Stadt Kempen Die Rezitatoren sind nach jahrelanger Pause wieder voll da

Stadt Kempen · In der voll besetzten "Haltestelle" begeisterte das Kempener Rezitations-Ensemble sein Publikum. Von seinen treuen Fans wurde es mit viel Applaus bedacht worden.

 Comeback des Rezitationsensembles (von links): Jörg Mielke, Hans-Egon Kasten, Ursel Kozok und Markus Lunau.
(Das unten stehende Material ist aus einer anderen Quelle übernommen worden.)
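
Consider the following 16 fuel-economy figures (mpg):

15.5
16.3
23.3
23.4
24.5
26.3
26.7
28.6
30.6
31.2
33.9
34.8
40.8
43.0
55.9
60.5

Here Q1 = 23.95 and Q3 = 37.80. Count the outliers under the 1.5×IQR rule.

1

IQR = 13.85; fences at 23.95 − 20.775 = 3.175 and 37.80 + 20.775 = 58.575.
Outside the cutoffs: 60.5.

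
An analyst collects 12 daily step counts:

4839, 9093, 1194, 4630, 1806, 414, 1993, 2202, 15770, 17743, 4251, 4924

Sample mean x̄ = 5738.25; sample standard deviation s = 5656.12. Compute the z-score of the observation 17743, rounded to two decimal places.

2.12

z = (17743 − 5738.25) / 5656.12 = 2.12.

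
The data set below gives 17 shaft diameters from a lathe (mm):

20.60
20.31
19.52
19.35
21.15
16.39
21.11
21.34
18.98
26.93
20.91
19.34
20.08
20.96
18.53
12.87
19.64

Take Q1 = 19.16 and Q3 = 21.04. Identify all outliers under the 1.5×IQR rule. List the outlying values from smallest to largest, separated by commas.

12.87, 26.93

IQR = Q3 − Q1 = 21.04 − 19.16 = 1.88.
Lower fence = Q1 − 1.5·IQR = 19.16 − 2.82 = 16.34.
Upper fence = Q3 + 1.5·IQR = 21.04 + 2.82 = 23.86.
12.87 < 16.34 → outlier.
26.93 > 23.86 → outlier.
All remaining values lie within [16.34, 23.86].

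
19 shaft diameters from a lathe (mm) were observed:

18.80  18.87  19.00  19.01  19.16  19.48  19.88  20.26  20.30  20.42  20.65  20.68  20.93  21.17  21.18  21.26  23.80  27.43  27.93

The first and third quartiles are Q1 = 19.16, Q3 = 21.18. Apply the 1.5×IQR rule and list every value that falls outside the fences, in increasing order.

IQR = Q3 − Q1 = 21.18 − 19.16 = 2.02.
Lower fence = Q1 − 1.5·IQR = 19.16 − 3.03 = 16.13.
Upper fence = Q3 + 1.5·IQR = 21.18 + 3.03 = 24.21.
27.43 > 24.21 → outlier.
27.93 > 24.21 → outlier.
All remaining values lie within [16.13, 24.21].

27.43, 27.93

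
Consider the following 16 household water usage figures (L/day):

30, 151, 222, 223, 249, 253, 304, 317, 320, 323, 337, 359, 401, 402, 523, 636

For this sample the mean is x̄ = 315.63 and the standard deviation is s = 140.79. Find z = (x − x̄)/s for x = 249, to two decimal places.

z = (249 − 315.63) / 140.79 = -0.47.

-0.47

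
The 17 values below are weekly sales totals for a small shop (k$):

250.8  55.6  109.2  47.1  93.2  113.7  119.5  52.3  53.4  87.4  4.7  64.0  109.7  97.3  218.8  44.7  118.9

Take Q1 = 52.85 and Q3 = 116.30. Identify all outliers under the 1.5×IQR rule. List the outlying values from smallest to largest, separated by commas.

IQR = Q3 − Q1 = 116.30 − 52.85 = 63.45.
Lower fence = Q1 − 1.5·IQR = 52.85 − 95.175 = -42.325.
Upper fence = Q3 + 1.5·IQR = 116.30 + 95.175 = 211.475.
218.8 > 211.475 → outlier.
250.8 > 211.475 → outlier.
All remaining values lie within [-42.325, 211.475].

218.8, 250.8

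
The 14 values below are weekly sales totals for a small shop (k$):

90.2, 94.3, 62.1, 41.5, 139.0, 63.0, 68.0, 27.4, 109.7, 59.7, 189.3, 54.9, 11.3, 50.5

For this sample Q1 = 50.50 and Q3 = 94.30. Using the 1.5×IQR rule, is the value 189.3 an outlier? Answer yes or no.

yes

IQR = Q3 − Q1 = 94.30 − 50.50 = 43.80.
Lower fence = Q1 − 1.5·IQR = 50.50 − 65.70 = -15.20.
Upper fence = Q3 + 1.5·IQR = 94.30 + 65.70 = 160.00.
189.3 lies above the upper fence.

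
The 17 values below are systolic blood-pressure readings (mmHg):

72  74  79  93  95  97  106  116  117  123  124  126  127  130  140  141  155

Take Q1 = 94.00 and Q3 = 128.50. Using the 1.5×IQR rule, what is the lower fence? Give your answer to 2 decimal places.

42.25

IQR = Q3 − Q1 = 128.50 − 94.00 = 34.50.
Lower fence = Q1 − 1.5·IQR = 94.00 − 51.75 = 42.25.
Upper fence = Q3 + 1.5·IQR = 128.50 + 51.75 = 180.25.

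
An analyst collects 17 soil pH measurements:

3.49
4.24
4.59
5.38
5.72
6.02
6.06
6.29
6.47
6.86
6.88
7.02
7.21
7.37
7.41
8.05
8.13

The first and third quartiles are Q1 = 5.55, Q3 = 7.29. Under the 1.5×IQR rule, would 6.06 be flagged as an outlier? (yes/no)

IQR = Q3 − Q1 = 7.29 − 5.55 = 1.74.
Lower fence = Q1 − 1.5·IQR = 5.55 − 2.61 = 2.94.
Upper fence = Q3 + 1.5·IQR = 7.29 + 2.61 = 9.90.
6.06 lies within [2.94, 9.90].

no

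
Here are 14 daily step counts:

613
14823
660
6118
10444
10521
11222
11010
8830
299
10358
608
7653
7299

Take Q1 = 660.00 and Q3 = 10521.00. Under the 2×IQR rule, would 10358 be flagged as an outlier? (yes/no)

no

IQR = Q3 − Q1 = 10521.00 − 660.00 = 9861.00.
Lower fence = Q1 − 2·IQR = 660.00 − 19722.00 = -19062.00.
Upper fence = Q3 + 2·IQR = 10521.00 + 19722.00 = 30243.00.
10358 lies within [-19062.00, 30243.00].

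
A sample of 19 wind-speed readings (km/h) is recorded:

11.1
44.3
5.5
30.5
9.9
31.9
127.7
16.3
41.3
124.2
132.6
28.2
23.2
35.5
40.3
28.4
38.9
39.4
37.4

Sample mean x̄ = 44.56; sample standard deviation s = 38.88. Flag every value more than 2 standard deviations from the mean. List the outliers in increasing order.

124.2, 127.7, 132.6

Cutoffs at x̄ ± 2s: 44.56 ± 2·38.88 = [-33.20, 122.32].
124.2: z = 2.05, |z| > 2 → outlier.
127.7: z = 2.14, |z| > 2 → outlier.
132.6: z = 2.26, |z| > 2 → outlier.
Every other value lies within [-33.20, 122.32].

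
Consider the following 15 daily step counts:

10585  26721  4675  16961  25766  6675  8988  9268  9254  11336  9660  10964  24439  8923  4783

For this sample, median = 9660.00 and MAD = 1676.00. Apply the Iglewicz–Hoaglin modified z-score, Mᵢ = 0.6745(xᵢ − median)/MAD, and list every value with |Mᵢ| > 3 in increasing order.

|Mᵢ| > 3 ⇔ |xᵢ − 9660.00| > 3·1676.00/0.6745 = 7454.41.
So outliers lie outside [2205.59, 17114.41].
24439: M = 5.95 → outlier.
25766: M = 6.48 → outlier.
26721: M = 6.87 → outlier.

24439, 25766, 26721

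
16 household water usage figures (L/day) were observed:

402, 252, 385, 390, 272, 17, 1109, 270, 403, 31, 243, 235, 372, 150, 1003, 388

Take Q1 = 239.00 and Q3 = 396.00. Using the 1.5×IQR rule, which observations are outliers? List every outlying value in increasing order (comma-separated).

1003, 1109

IQR = Q3 − Q1 = 396.00 − 239.00 = 157.00.
Lower fence = Q1 − 1.5·IQR = 239.00 − 235.50 = 3.50.
Upper fence = Q3 + 1.5·IQR = 396.00 + 235.50 = 631.50.
1003 > 631.50 → outlier.
1109 > 631.50 → outlier.
All remaining values lie within [3.50, 631.50].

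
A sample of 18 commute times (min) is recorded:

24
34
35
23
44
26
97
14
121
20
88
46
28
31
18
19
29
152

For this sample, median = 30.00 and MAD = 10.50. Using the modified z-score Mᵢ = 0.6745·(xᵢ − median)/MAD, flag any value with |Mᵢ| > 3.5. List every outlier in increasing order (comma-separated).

88, 97, 121, 152

|Mᵢ| > 3.5 ⇔ |xᵢ − 30.00| > 3.5·10.50/0.6745 = 54.48.
So outliers lie outside [-24.48, 84.48].
88: M = 3.73 → outlier.
97: M = 4.30 → outlier.
121: M = 5.85 → outlier.
152: M = 7.84 → outlier.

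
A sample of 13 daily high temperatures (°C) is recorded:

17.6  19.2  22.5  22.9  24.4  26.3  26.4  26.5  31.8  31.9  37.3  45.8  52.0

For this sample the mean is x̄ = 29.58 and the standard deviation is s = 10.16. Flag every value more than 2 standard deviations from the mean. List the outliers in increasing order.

52.0

Cutoffs at x̄ ± 2s: 29.58 ± 2·10.16 = [9.26, 49.90].
52.0: z = 2.21, |z| > 2 → outlier.
Every other value lies within [9.26, 49.90].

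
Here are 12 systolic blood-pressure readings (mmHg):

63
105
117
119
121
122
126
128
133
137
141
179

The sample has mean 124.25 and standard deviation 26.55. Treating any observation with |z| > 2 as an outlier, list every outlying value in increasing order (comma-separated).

63, 179

Cutoffs at x̄ ± 2s: 124.25 ± 2·26.55 = [71.15, 177.35].
63: z = -2.31, |z| > 2 → outlier.
179: z = 2.06, |z| > 2 → outlier.
Every other value lies within [71.15, 177.35].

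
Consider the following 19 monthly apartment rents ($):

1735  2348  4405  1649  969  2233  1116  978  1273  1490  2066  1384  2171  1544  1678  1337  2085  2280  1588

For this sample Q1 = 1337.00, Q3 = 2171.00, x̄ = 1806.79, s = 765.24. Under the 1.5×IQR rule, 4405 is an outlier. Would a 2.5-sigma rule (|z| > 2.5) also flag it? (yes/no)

z = (4405 − 1806.79) / 765.24 = 3.40.
|z| = 3.40 > 2.5.

yes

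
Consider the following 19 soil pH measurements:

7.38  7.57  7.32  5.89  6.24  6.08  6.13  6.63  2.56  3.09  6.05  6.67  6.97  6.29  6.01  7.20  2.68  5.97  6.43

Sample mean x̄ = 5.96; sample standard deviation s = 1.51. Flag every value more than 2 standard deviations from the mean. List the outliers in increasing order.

2.56, 2.68

Cutoffs at x̄ ± 2s: 5.96 ± 2·1.51 = [2.94, 8.98].
2.56: z = -2.25, |z| > 2 → outlier.
2.68: z = -2.17, |z| > 2 → outlier.
Every other value lies within [2.94, 8.98].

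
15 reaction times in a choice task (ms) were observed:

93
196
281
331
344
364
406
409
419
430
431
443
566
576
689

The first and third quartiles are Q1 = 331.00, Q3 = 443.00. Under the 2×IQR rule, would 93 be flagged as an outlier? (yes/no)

IQR = Q3 − Q1 = 443.00 − 331.00 = 112.00.
Lower fence = Q1 − 2·IQR = 331.00 − 224.00 = 107.00.
Upper fence = Q3 + 2·IQR = 443.00 + 224.00 = 667.00.
93 lies below the lower fence.

yes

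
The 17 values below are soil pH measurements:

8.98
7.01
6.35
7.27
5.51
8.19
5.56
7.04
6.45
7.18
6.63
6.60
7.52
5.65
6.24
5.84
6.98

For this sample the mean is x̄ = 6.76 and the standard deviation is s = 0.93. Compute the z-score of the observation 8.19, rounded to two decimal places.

z = (8.19 − 6.76) / 0.93 = 1.54.

1.54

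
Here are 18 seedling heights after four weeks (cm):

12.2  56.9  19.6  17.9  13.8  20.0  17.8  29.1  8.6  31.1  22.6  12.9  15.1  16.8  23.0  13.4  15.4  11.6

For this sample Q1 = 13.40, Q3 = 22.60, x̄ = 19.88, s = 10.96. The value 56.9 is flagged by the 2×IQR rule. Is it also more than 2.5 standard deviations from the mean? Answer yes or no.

z = (56.9 − 19.88) / 10.96 = 3.38.
|z| = 3.38 > 2.5.

yes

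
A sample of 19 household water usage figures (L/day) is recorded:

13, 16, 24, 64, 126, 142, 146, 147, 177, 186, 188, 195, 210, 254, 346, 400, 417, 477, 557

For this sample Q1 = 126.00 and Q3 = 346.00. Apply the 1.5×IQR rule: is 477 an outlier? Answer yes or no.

no

IQR = Q3 − Q1 = 346.00 − 126.00 = 220.00.
Lower fence = Q1 − 1.5·IQR = 126.00 − 330.00 = -204.00.
Upper fence = Q3 + 1.5·IQR = 346.00 + 330.00 = 676.00.
477 lies within [-204.00, 676.00].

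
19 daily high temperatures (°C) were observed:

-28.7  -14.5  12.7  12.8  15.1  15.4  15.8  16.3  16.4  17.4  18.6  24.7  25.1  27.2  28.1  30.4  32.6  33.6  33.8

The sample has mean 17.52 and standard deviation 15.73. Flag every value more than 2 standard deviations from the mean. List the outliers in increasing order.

-28.7, -14.5

Cutoffs at x̄ ± 2s: 17.52 ± 2·15.73 = [-13.94, 48.98].
-28.7: z = -2.94, |z| > 2 → outlier.
-14.5: z = -2.04, |z| > 2 → outlier.
Every other value lies within [-13.94, 48.98].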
Comeback des Rezitationsensembles (von links): Jörg Mielke, Hans-Egon Kasten, Ursel Kozok und Markus Lunau.

Foto: wolfgang kaiser

Es hat lange gedauert, bis das Kempener Rezitations-Ensemble wieder die Bühne erklommen hat. Aber, das zeigte der Auftritt, die Auszeit hat dem Ensemble überhaupt nicht geschadet. Immer noch ist die Vertrautheit miteinander zu spüren, und man freut sich, den Leiter Hans-Egon Kasten endlich wieder in der vertrauten körperlichen und geistigen Frische zu sehen. Ihr Publikum haben sie in der langen Wartezeit nicht verloren. Schaute man sich um in der mehr als ausverkauften "Haltestelle", sah man lauter vertraute Gesichter aus früheren Veranstaltungen.

Balladen und Moritaten hatten sich die Rezitatoren vorgenommen. Diese Gedichtform ist eigentlich schon fast vergessen. Komplexe Inhalte in Reimform zu packen, ist dabei eine Kunst, die in Deutschland vor allem im späten 18. Jahrhundert sehr beliebt war. Die Themen sind dabei weit gefächert. Es geht bis in die Antike zurück, dann wiederum wird ein Text auch zeitkritisch. Aber es gibt auch hinreißende Liebeslieder. Und der Spott kommt auch nicht zu kurz. Das machte es den Rezitatoren natürlich leicht, einen kurzweiligen Morgen zu gestalten.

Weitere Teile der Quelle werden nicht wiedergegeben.